Но что там погибшие солдаты? Генералам русской армии вдруг понадобилась победа. Каждому своя, личная. И они опять стали ругаться в Ставке. Каждый кричал, что его направление главное, и всех больше расхрабрился вечно трусливый командующий фронтом Рузский.
– Надо усилить мой Северо-Западный фронт и ударить по немцам в Восточной Пруссии! – доказывал он.
– Что-то уж больно тихо на вашем фронте, Николай Владимирович, не надумал ли какую новую каверзу Гинденбург? У вас там точно все спокойно? – встречно спросил у Рузского Верховный главнокомандующий Николай Романов. – Может, наоборот, надо ожидать их наступления и усилить оборону?
– На моем фронте Гинденбург наступать не будет. После того как он получил от нас по шее под Лодзью, у него для этого нет сил.

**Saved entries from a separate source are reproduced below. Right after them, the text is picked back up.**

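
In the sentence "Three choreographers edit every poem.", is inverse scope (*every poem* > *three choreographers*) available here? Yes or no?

Yes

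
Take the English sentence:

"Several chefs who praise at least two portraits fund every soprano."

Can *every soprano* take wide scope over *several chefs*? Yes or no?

Yes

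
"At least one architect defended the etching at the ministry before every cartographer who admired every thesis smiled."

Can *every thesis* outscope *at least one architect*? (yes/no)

*every thesis* sits inside the relative clause *who admired every thesis*, which is itself inside the adjunct *before every cartographer who admired every thesis smiled*.
Nested islands: the RC island is itself inside an adjunct island, so wide scope is doubly excluded.
*every thesis* > *at least one architect* would require crossing that boundary, which is illicit.

No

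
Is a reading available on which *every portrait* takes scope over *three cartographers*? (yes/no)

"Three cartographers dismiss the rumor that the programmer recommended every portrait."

No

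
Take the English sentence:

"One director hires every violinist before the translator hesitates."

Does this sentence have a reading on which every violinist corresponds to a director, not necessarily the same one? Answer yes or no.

The described interpretation is the *every violinist* > *one director* scoping.
Although there is an adjunct clause, *every violinist* is in the main clause, not inside the adjunct.
Nothing blocks QR of the lower DP to a position above the higher one, so inverse scope is available.
So *every violinist* > *one director* is among the available readings.

Yes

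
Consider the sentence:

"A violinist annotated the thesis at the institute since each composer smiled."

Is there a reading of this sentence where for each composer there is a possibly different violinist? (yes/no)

The described interpretation is the *each composer* > *a violinist* scoping.
The DP *each composer* is contained in the adjunct clause *since each composer smiled*.
Adjunct clauses are scope islands: a quantifier inside an adjunct cannot raise into the matrix clause.
*each composer* > *a violinist* would require crossing that boundary, which is illicit.

No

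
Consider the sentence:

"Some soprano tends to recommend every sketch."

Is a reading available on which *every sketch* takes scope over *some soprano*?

Infinitival complements of raising predicates do not block QR; *every sketch* and *some soprano* are effectively clausemates.
Clause-internal QR can adjoin the lower DP above the subject, yielding the inverse reading.

Yes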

Самое время, пока он не очухался, развить успех.
– Чего он там получил? – съязвил командующий другим фронтом Иванов. – Благодаря вам, Николай Владимирович, германцы вместо поражения преспокойно, с барабанным боем, без потерь вышли из окружения под Лодзью.
– Как вы смеете меня оскорблять, Николай Иудович? Вы там на своем Юго-Западном фронте и представления не имеете, что такое настоящая война. Перед вами кто – австрийцы?! Да они никогда не умели воевать. Ваше высочество, я настаиваю: надо, пока противник не оправился от поражений, пока он со своим планом Шлиффена все хочет войти в Париж, наступать в Восточной Пруссии, а австрияки подождут!

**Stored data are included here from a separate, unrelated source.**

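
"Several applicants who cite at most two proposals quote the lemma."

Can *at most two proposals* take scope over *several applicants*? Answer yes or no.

No

The target quantifier *at most two proposals* is part of the relative clause *who cite at most two proposals*.
Relative clauses block scope extraction: QR cannot target a position outside the modified NP.
There is no licit LF on which *at most two proposals* c-commands *several applicants*.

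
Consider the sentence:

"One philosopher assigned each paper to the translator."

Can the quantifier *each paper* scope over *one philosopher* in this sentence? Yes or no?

Yes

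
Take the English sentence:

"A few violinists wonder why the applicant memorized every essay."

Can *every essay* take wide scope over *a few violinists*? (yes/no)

No

The DP *every essay* is contained in the embedded question *why the applicant memorized every essay*.
An indirect question is a wh-island; the filled [Spec,CP] blocks QR across the CP edge.
So the wide-scope reading for *every essay* is blocked.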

– Ваше высочество, но прав-то Николай Иудович, – вступился за своего командующего начальник штаба Юго-Западного фронта Михаил Васильевич Алексеев. – Надо наступать на нашем фронте и отрезать фланговыми ударами Венгрию. Именно здесь, на этом направлении, мы можем получить быстрый и необходимый результат: разбить австрийцев и добиться выхода Австро-Венгрии из войны.
– Михаил Васильевич, а вы-то что вмешиваетесь в наш разговор? Мы уж как-нибудь с Николаем Иудовичем между собой, вдвоем, разберемся, где будет наступление. Ваша задача – вовремя карты на стол своему командующему подавать! – обрезал Рузский.
Рузский был наглым трусом!
Перепалка командующих возобновилась: замахали руками – карты фронтов полетели со столов. Коля Лукавый только головой на длинной худой шее кивал, а сам все не мог понять, кто прав: Рузский или Иванов? И принял решение (Соломон, ей-богу!):
– Не будем ругаться, господа генералы. Начнем наступление сразу на двух фронтах!